Please use this identifier to cite or link to this item: https://hdl.handle.net/11681/7599
Title: Geology and historical evolution of Sheldon Marsh Nature Preserve, Lake Erie, Ohio
Authors: United States. Army. Corps of Engineers. Buffalo District
Morang, Andrew, 1953-
Chader, Shanon
Keywords: Beach erosion
Cedar Point
Lake Erie
Littoral transport
Sediment loss
Sheldon Marsh Nature Preserve
Issue Date: Sep-2005
Publisher: Coastal and Hydraulics Laboratory (U.S.)
Engineer Research and Development Center (U.S.)
Series/Report no.: ERDC/CHL TR ; 05-11.
Description: Technical report
Sheldon Marsh Nature Preserve is located on the southwestern shore of Lake Erie on the southeast end of the 10.5-km-long Cedar Point sand spit. The preserve resembles an inverted “L” with a 1.8-km-long barrier beach that fronts Lake Erie and shields a wetland area. The center of the beach is at 82°36'42"W longitude and 41°25'26"N latitude (NAD83). Sheldon Marsh only covers 465 acres, but its ecological importance cannot be overemphasized. The marsh is a unique habitat and is a critical stopover for migratory birds. The beach has suffered severe erosion since the 1950s, and protection and partial restoration of the sand barrier is essential to the survival of existing and future plant and animal communities. Retreat of the shoreline at the preserve has been a continuing problem throughout the 20th century. Between 1937 and 2003, the beach retreated an average of 360 m. This averages to 5.4 m/year, but the retreat was episodic, with years of rapid retreat interspersed with periods of relative stability. The beach has been relatively stable during lower lake levels (post-1998). A water level rise in the future due to climatological factors (e.g., increased rainfall, less evaporation because of cloud cover, unexpected snowmelt), would subject the barrier to significant damage from storm waves. The main cause of erosion along the Ohio shore is a lack of littoral sediment. The most immediate contributor To the sediment loss in the Sheldon Marsh area is the Huron jetties, only 4,900 m to the southeast.
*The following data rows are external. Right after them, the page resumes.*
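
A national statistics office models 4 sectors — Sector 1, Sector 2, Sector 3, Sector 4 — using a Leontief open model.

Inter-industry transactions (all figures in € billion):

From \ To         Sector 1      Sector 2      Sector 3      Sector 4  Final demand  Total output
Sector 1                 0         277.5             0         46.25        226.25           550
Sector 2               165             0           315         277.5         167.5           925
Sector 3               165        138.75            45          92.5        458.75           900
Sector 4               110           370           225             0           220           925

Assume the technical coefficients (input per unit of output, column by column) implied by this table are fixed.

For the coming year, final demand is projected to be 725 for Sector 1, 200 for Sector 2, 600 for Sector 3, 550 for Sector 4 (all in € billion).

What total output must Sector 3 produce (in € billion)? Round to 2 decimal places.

Technical coefficients a_ij = z_ij / X_j:
  a_11 = 0/550 = 0.00, a_21 = 165/550 = 0.30, a_31 = 165/550 = 0.30, a_41 = 110/550 = 0.20
  a_12 = 277.5/925 = 0.30, a_22 = 0/925 = 0.00, a_32 = 138.75/925 = 0.15, a_42 = 370/925 = 0.40
  a_13 = 0/900 = 0.00, a_23 = 315/900 = 0.35, a_33 = 45/900 = 0.05, a_43 = 225/900 = 0.25
  a_14 = 46.25/925 = 0.05, a_24 = 277.5/925 = 0.30, a_34 = 92.5/925 = 0.10, a_44 = 0/925 = 0.00
I − A =
  [   1.00    -0.30     0.00    -0.05]
  [  -0.30     1.00    -0.35    -0.30]
  [  -0.30    -0.15     0.95    -0.10]
  [  -0.20    -0.40    -0.25     1.00]
Compute the cofactors C_ij = (−1)^(i+j)·(3×3 minor ij) of I−A; the adjugate is their transpose:
adj(I−A) = Cᵀ =
  [ 0.733250   0.298375   0.147000   0.140875]
  [ 0.469000   0.911750   0.425250   0.339500]
  [ 0.350000   0.290500   0.756000   0.180250]
  [ 0.421750   0.497000   0.388500   0.780500]
det(I−A) = Σ_j (I−A)_1j·C_1j = (1.00)(0.733250) + (-0.30)(0.469000) + (0.00)(0.350000) + (-0.05)(0.421750) = 0.5714625
(I − A)⁻¹ = adj(I−A) / det(I−A) ≈
  [   1.2831     0.5221     0.2572     0.2465]
  [   0.8207     1.5955     0.7441     0.5941]
  [   0.6125     0.5083     1.3229     0.3154]
  [   0.7380     0.8697     0.6798     1.3658]
x = (I − A)⁻¹ d = adj(I−A)·d / det(I−A), with det(I−A) = 0.5714625:
  x_1 = (0.733250·725 + 0.298375·200 + 0.147000·600 + 0.140875·550) / 0.5714625 = 756.9625 / 0.5714625 ≈ 1324.61
  x_2 = (0.469000·725 + 0.911750·200 + 0.425250·600 + 0.339500·550) / 0.5714625 = 964.25 / 0.5714625 ≈ 1687.34
  x_3 = (0.350000·725 + 0.290500·200 + 0.756000·600 + 0.180250·550) / 0.5714625 = 864.5875 / 0.5714625 ≈ 1512.94
  x_4 = (0.421750·725 + 0.497000·200 + 0.388500·600 + 0.780500·550) / 0.5714625 = 1067.54375 / 0.5714625 ≈ 1868.09

x_3 = 1512.94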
Because of the sheltering effect of the confined disposal facility at the Huron west jetty, significant amounts of sediment have been trapped next to the west jetty, thereby further depriving the littoral system of sediment. A lack of sediment indicates that erosion of the Sheldon Marsh barrier will occur under all Lake Erie water levels. However, higher water level will make the barrier narrower and therefore more vulnerable to breaches or overwash. During low-water periods, downcutting may occur offshore, allowing storm waves to reach the beach with less frictional loss.